Quando diplomata em Los Angeles , Vinicius de Morais conheceu um milionário que não compreendia a razão do poeta querer voltar desesperadamente para o Brasil. Como, se estava residindo no paraíso terrestre, arrodeado das maiores beldades de Hollywood, circulando nas mais sofisticadas rodas da capital mundial do cinema? Em um poema chamado : “Olha aqui, Mister Buster”, Vinicius definiu claramente como é construída a escala de valores de cada um de nós:
“Me diga sinceramente uma coisa, Mr. Buster:
O Sr. sabe lá o que é um choro de Pixinguinha?
O Sr. sabe lá o que é ter uma jabuticabeira no quintal?
O Sr. sabe lá o que é torcer pelo Botafogo?”
Além, muito além do paraíso artificial ofertado pela mídia, pelo consumo, existe, dentro de cada um de nós o sabor inefável dos pequenos prazeres, dos mais simples e inexplicáveis quereres. Ferrari novinha, Bolsa Louis Vuitron, Iate, Hotel 5 Estrelas ? Tudo bem, legal, legal... Mas sabe lá você o que é filhós, o que é um doce de leite da Isabel Virgínia, o que é um baião de dois com pequi, o que é um sanduíche do Enoque, meu Senhor ? O que é torcer pelo Mengão, Mister Buster ?
J. Flávio Vieira
3 comentários:
ai, que leitura deliciosa, mesmo que se reporte ao trágico, nostálgico...!
Permeada de emoção da primeira á última linha.
Emoções finais de vida, partida ... É o jogo !

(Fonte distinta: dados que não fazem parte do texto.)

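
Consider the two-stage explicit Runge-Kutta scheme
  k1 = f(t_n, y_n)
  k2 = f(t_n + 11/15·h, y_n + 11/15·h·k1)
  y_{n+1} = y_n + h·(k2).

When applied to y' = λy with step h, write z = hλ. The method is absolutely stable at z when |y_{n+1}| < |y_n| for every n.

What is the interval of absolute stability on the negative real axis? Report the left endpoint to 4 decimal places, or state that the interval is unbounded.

With y'=λy (z=hλ):
  k1=λy_n ⇒ h·k1=z·y_n;  k2=λ(1+11/15z)y_n ⇒ h·k2=z(1+11/15z)y_n
  y_{n+1}/y_n = 1 + z(1+11/15z) = 1 + z + 11/15z²
  Hence R(z) = 1 + z + 11/15z².

Boundary: |R(x)|=1, x<0.
x=-1.02: |R|=0.7430
R=1: x+11/15x²=0 ⇒ x=−15/11=-1.3636; min R=1−1/(4·11/15)=0.6591>−1
Confirm numerically:
  x=-0.975: |R|=0.72212 <1
  x=-0.923: |R|=0.70175 <1
  x=-0.585: |R|=0.66596 <1
  x=-1.931: |R|=1.80342 >1
  x=-1.929: |R|=1.79976 >1
  x=-1.516: |R|=1.16939 >1
So |R|<1 on (-1.3636, 0).

z∈(-1.3636,0).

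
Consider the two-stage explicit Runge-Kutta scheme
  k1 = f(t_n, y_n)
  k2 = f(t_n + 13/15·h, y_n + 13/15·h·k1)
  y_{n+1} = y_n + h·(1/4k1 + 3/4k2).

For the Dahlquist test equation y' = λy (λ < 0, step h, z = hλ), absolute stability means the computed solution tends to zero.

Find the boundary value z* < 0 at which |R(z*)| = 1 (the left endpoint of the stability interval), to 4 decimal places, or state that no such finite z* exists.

On y'=λy, z=hλ:
  k1=λy_n ⇒ h·k1=z·y_n;  k2=λ(1+13/15z)y_n ⇒ h·k2=z(1+13/15z)y_n
  y_{n+1}/y_n = 1 + 1/4z + 3/4z(1+13/15z) = 1 + z + 13/20z²
  ⇒ R(z) = 1 + z + 13/20z².

Need |R(x)|<1, x<0.
x=-1.58: |R|=1.0427
R=1: x+13/20x²=0 ⇒ x=−20/13=-1.5385; min R=1−1/(4·13/20)=0.6154>−1
Confirm numerically:
  x=-1.408: |R|=0.88060 <1
  x=-1.303: |R|=0.80058 <1
  x=-1.074: |R|=0.67576 <1
  x=-0.806: |R|=0.61626 <1
  x=-1.708: |R|=1.18822 >1
  x=-1.664: |R|=1.13578 >1
  x=-1.566: |R|=1.02803 >1
Interval (-1.5385, 0).

z* = -1.5385.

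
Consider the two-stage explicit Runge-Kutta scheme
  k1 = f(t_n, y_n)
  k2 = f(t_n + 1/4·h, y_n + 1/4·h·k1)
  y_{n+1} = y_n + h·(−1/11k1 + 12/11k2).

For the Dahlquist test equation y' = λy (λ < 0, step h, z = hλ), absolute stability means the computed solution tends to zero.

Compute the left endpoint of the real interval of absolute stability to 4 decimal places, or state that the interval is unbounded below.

With y'=λy (z=hλ):
  k1=λy_n ⇒ h·k1=z·y_n;  k2=λ(1+1/4z)y_n ⇒ h·k2=z(1+1/4z)y_n
  y_{n+1}/y_n = 1 − 1/11z + 12/11z(1+1/4z) = 1 + z + 3/11z²
  Hence R(z) = 1 + z + 3/11z².

Solve |R(x)|<1 on ℝ⁻.
x=-0.65: |R|=0.4652
R=1: x+3/11x²=0 ⇒ x=−11/3=-3.6667; min R=1−1/(4·3/11)=0.0833>−1
Confirm numerically:
  x=-3.506: |R|=0.84637 <1
  x=-2.969: |R|=0.43508 <1
  x=-2.770: |R|=0.32261 <1
  x=-4.106: |R|=1.49197 >1
  x=-3.995: |R|=1.35773 >1
Interval (-3.6667, 0).

left endpoint -3.6667.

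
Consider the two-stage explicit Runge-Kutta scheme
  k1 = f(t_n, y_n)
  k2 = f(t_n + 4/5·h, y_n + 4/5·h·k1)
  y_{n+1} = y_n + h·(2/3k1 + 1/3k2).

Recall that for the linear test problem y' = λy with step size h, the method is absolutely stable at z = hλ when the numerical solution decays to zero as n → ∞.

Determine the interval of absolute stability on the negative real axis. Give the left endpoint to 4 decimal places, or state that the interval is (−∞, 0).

With y'=λy (z=hλ):
  k1=λy_n ⇒ h·k1=z·y_n;  k2=λ(1+4/5z)y_n ⇒ h·k2=z(1+4/5z)y_n
  y_{n+1}/y_n = 1 + 2/3z + 1/3z(1+4/5z) = 1 + z + 4/15z²
  so R(z) = 1 + z + 4/15z².

Find x<0 with |R(x)|<1.
x=-1.09: |R|=0.2268
R=1: x+4/15x²=0 ⇒ x=−15/4=-3.7500; min R=1−1/(4·4/15)=0.0625>−1
Confirm numerically:
  x=-3.313: |R|=0.61393 <1
  x=-3.089: |R|=0.45551 <1
  x=-2.872: |R|=0.32757 <1
  x=-1.585: |R|=0.08493 <1
  x=-4.145: |R|=1.43661 >1
  x=-4.003: |R|=1.27007 >1
  x=-3.818: |R|=1.06923 >1
So |R|<1 on (-3.7500, 0).

z∈(-3.7500,0).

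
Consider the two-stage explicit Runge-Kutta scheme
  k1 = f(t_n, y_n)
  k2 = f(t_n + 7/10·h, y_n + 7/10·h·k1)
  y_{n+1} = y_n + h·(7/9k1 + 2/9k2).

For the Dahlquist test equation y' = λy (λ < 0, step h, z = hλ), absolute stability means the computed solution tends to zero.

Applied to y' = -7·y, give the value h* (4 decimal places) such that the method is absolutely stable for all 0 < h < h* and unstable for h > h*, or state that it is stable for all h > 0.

(-6.4286,0); λ=-7 ⇒ h* = (45/7)/7 = 0.9184.

Set f=λy, z=hλ:
  k1=λy_n ⇒ h·k1=z·y_n;  k2=λ(1+7/10z)y_n ⇒ h·k2=z(1+7/10z)y_n
  y_{n+1}/y_n = 1 + 7/9z + 2/9z(1+7/10z) = 1 + z + 7/45z²
  Hence R(z) = 1 + z + 7/45z².

Boundary: |R(x)|=1, x<0.
x=-0.4: |R|=0.6249
R=1: x+7/45x²=0 ⇒ x=−45/7=-6.4286; min R=1−1/(4·7/45)=-0.6071>−1
Confirm numerically:
  x=-6.091: |R|=0.68015 <1
  x=-3.929: |R|=0.52768 <1
  x=-2.599: |R|=0.54825 <1
  x=-6.994: |R|=1.61516 >1
  x=-6.818: |R|=1.41302 >1
  x=-6.600: |R|=1.17600 >1
So |R|<1 on (-6.4286, 0).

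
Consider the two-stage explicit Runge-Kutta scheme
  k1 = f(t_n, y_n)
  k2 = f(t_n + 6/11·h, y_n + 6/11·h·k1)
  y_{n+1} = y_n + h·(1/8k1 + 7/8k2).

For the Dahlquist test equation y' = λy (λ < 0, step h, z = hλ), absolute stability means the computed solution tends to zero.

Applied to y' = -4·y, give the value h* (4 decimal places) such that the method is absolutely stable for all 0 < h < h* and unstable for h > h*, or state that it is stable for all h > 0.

With y'=λy (z=hλ):
  k1=λy_n ⇒ h·k1=z·y_n;  k2=λ(1+6/11z)y_n ⇒ h·k2=z(1+6/11z)y_n
  y_{n+1}/y_n = 1 + 1/8z + 7/8z(1+6/11z) = 1 + z + 21/44z²
  R(z) = 1 + z + 21/44z².

Boundary: |R(x)|=1, x<0.
x=-0.34: |R|=0.7152
R=1: x+21/44x²=0 ⇒ x=−44/21=-2.0952; min R=1−1/(4·21/44)=0.4762>−1
Confirm numerically:
  x=-1.652: |R|=0.65053 <1
  x=-1.154: |R|=0.48159 <1
  x=-0.900: |R|=0.48659 <1
  x=-0.851: |R|=0.49464 <1
  x=-2.159: |R|=1.06570 >1
  x=-2.138: |R|=1.04363 >1
So |R|<1 on (-2.0952, 0).

(-2.0952,0); λ=-4 ⇒ h* = (44/21)/4 = 0.5238.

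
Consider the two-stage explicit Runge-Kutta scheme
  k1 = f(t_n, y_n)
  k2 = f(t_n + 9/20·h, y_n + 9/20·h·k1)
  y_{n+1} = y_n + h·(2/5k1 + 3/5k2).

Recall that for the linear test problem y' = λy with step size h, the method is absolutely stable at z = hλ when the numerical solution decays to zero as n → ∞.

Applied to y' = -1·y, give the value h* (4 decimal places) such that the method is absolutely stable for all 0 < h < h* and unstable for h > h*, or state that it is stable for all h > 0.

(-3.7037,0); λ=-1 ⇒ h* = (100/27)/1 = 3.7037.

Test eqn y'=λy, z=hλ:
  k1=λy_n ⇒ h·k1=z·y_n;  k2=λ(1+9/20z)y_n ⇒ h·k2=z(1+9/20z)y_n
  y_{n+1}/y_n = 1 + 2/5z + 3/5z(1+9/20z) = 1 + z + 27/100z²
  Hence R(z) = 1 + z + 27/100z².

Boundary: |R(x)|=1, x<0.
x=-0.71: |R|=0.4261
R=1: x+27/100x²=0 ⇒ x=−100/27=-3.7037; min R=1−1/(4·27/100)=0.0741>−1
Confirm numerically:
  x=-2.744: |R|=0.28897 <1
  x=-2.076: |R|=0.08764 <1
  x=-1.955: |R|=0.07695 <1
  x=-4.244: |R|=1.61911 >1
  x=-4.060: |R|=1.39057 >1
  x=-4.022: |R|=1.34565 >1
So |R|<1 on (-3.7037, 0).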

E por falar em vida, faltam dois dias pra gente comemorar a vinda de uma figura ímpar.
Abraços
Puxa Zé Flavio, depois de ler este seu texto vou ter que deixar de ter raiva dos flamenguistas. Sou Vascão, amo esta vidinha pai d'égua. Cada menino que nascia em nossa casa, logo logo eu vestia nele uma camisa branca com a lista preta em diagonal. Um deles, aos seis anos, virou a casaca. Quando cheguei em casa, tava lá aquela afronta com a camisa de listras vermelhas. Parecia um malandro carioca. E o desaforo? "Papai, mudei, o Vasco nunca ganha..."
Abraços!
Abraço à socorro e ao Carlos Eduardo, flamenguistas de coração ( mesmo que enverguem camisas de outras cores afrontosas). Quem lá diabos entende o estranho bonde dos nossos desejos?